Open adi-lb-phoenix opened 2 months ago
Hi @adi-lb-phoenix, could you please provide your env and device config? In our test, ollama was able to run codellama as expected on MTL Linux.
Hello @sgwhat . So I have installed podman and distrobox on kde neon, on which I have created a ubuntu distro using distrobox. Ipex llm is deployed inside the ubuntu distrobox. Inside ubuntu distrobox:
uname -a
Linux ubuntu22_ollama.JOHNAIC 6.5.0-45-generic #45~22.04.1-Ubuntu SMP PREEMPT_DYNAMIC Mon Jul 15 16:40:02 UTC 2 x86_64 x86_64 x86_64 GNU/Linux
On the host system
Linux JOHNAIC 6.5.0-45-generic #45~22.04.1-Ubuntu SMP PREEMPT_DYNAMIC Mon Jul 15 16:40:02 UTC 2 x86_64 x86_64 x86_64 GNU/Linux
The gpu is intel arc A770 GPU.
We are currently locating the cause of the codellama
output issue on linux arc770 and will notify you as soon as possible.

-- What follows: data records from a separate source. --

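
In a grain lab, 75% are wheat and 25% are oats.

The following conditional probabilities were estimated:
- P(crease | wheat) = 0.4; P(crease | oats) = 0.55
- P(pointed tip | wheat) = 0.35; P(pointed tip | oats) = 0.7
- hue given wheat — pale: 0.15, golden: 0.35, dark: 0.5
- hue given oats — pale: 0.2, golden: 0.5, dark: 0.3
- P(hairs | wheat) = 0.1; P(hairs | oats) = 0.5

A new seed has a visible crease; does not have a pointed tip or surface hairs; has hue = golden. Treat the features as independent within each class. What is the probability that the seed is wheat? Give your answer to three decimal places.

0.856

wheat: 0.75 × 0.4 × (1−0.35) × 0.35 × (1−0.1) = 0.061425
oats: 0.25 × 0.55 × (1−0.7) × 0.5 × (1−0.5) = 0.0103125
P(wheat | x) = 0.061425 / 0.0717375 ≈ 0.856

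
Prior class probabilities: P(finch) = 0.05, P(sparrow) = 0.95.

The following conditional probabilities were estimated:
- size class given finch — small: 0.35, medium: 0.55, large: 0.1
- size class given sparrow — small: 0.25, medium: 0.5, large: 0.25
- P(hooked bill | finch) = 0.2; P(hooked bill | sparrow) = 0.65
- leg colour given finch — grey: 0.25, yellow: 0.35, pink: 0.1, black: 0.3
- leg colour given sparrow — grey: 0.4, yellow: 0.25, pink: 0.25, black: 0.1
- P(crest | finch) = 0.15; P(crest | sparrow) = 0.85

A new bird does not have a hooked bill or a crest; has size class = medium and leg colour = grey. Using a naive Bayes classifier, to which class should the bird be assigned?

finch: 0.05 × 0.55 × (1−0.2) × 0.25 × (1−0.15) = 0.004675
sparrow: 0.95 × 0.5 × (1−0.65) × 0.4 × (1−0.85) = 0.009975
Highest score → sparrow.

sparrow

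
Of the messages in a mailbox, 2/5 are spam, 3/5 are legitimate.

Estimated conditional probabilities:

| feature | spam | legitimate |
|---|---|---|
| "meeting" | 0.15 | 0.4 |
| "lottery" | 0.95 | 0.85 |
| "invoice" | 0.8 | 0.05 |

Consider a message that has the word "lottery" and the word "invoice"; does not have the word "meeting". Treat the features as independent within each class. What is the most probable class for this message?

spam: 0.4 × (1−0.15) × 0.95 × 0.8 = 0.2584
legitimate: 0.6 × (1−0.4) × 0.85 × 0.05 = 0.0153
Highest score → spam.

spam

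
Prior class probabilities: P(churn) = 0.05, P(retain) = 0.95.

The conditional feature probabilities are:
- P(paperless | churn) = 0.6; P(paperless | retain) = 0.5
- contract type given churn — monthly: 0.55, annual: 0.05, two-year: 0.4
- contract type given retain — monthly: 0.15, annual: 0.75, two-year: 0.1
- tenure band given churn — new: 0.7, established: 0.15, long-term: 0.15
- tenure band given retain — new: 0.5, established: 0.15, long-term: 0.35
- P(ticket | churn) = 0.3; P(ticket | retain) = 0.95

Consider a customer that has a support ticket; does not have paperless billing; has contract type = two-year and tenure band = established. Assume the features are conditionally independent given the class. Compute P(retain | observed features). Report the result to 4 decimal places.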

@sgwhat Thank you for picking this up. It has been observed not just for codellama
but for other models as well.
https://github.com/ggerganov/llama.cpp/issues/9505#issuecomment-2352561991 Here llama.cpp does not output garbage values
When serving just one user Ipex llm has better speed than llama.cpp Result from ipex-llm:
llama_print_timings: load time = 7797.13 ms
llama_print_timings: sample time = 30.64 ms / 400 runs ( 0.08 ms per token, 13055.26 tokens per second)

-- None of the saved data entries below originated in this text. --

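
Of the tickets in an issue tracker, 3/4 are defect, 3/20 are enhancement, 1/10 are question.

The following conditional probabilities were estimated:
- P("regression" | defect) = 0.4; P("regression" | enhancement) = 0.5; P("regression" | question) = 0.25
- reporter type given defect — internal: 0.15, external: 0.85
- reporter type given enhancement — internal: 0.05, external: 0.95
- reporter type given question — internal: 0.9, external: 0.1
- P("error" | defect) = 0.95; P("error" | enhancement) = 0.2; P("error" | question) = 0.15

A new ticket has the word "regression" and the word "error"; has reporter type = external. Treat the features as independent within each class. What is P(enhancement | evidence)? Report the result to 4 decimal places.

0.0555

defect: 0.75 × 0.4 × 0.85 × 0.95 = 0.24225
enhancement: 0.15 × 0.5 × 0.95 × 0.2 = 0.01425
question: 0.1 × 0.25 × 0.1 × 0.15 = 0.000375
P(enhancement | x) = 0.01425 / 0.256875 ≈ 0.0555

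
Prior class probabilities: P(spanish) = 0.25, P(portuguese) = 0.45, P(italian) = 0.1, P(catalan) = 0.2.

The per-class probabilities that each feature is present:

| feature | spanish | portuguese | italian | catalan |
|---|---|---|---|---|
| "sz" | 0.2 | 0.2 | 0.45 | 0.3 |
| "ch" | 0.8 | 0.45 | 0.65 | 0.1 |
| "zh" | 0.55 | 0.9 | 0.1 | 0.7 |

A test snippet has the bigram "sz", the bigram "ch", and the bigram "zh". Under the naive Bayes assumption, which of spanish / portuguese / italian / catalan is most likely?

spanish: 0.25 × 0.2 × 0.8 × 0.55 = 0.022
portuguese: 0.45 × 0.2 × 0.45 × 0.9 = 0.03645
italian: 0.1 × 0.45 × 0.65 × 0.1 = 0.002925
catalan: 0.2 × 0.3 × 0.1 × 0.7 = 0.0042
Highest score → portuguese.

portuguese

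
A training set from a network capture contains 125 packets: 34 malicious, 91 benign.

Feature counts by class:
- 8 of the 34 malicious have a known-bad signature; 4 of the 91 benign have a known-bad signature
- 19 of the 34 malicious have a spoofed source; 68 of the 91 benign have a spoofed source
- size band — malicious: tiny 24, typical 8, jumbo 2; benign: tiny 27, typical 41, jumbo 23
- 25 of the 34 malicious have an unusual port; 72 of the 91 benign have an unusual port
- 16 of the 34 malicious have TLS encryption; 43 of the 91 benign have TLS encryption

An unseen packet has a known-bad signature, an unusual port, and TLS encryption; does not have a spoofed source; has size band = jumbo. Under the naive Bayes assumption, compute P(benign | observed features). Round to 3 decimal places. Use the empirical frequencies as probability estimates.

malicious: (34/125) × (8/34) × (15/34) × (2/34) × (25/34) × (16/34) ≈ 0.000574706
benign: (91/125) × (4/91) × (23/91) × (23/91) × (72/91) × (43/91) ≈ 0.00076426
P(benign | x) = 0.00076426 / 0.001338966 ≈ 0.571

0.571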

llama_print_timings: prompt eval time = 1322.78 ms / 13 tokens ( 101.75 ms per token, 9.83 tokens per second)
llama_print_timings: eval time = 11301.98 ms / 399 runs ( 28.33 ms per token, 35.30 tokens per second)
llama_print_timings: total time = 12711.93 ms / 412 tokens
Below is the result from llama.cpp
llama_perf_sampler_print: sampling time = 31.73 ms / 413 runs ( 0.08 ms per token, 13015.66 tokens per second)
llama_perf_context_print: load time = 4317.89 ms
llama_perf_context_print: prompt eval time = 456.68 ms / 13 tokens ( 35.13 ms per token, 28.47 tokens per second)
llama_perf_context_print: eval time = 22846.95 ms / 399 runs ( 57.26 ms per token, 17.46 tokens per second)
llama_perf_context_print: total time = 23379.98 ms / 412 tokens
I started a server with the command
OLLAMA_NUM_PARALLEL=4 OLLAMA_MAX_LOADED_MODELS=4 ./ollama serve
. We open 4 terminals and executed the command./ollama run codellama after which the model loaded. So now on 4 terminals we give the prompt
>>write a long poem.and execute it simultaneously (four parallel requests). The output is garbage values.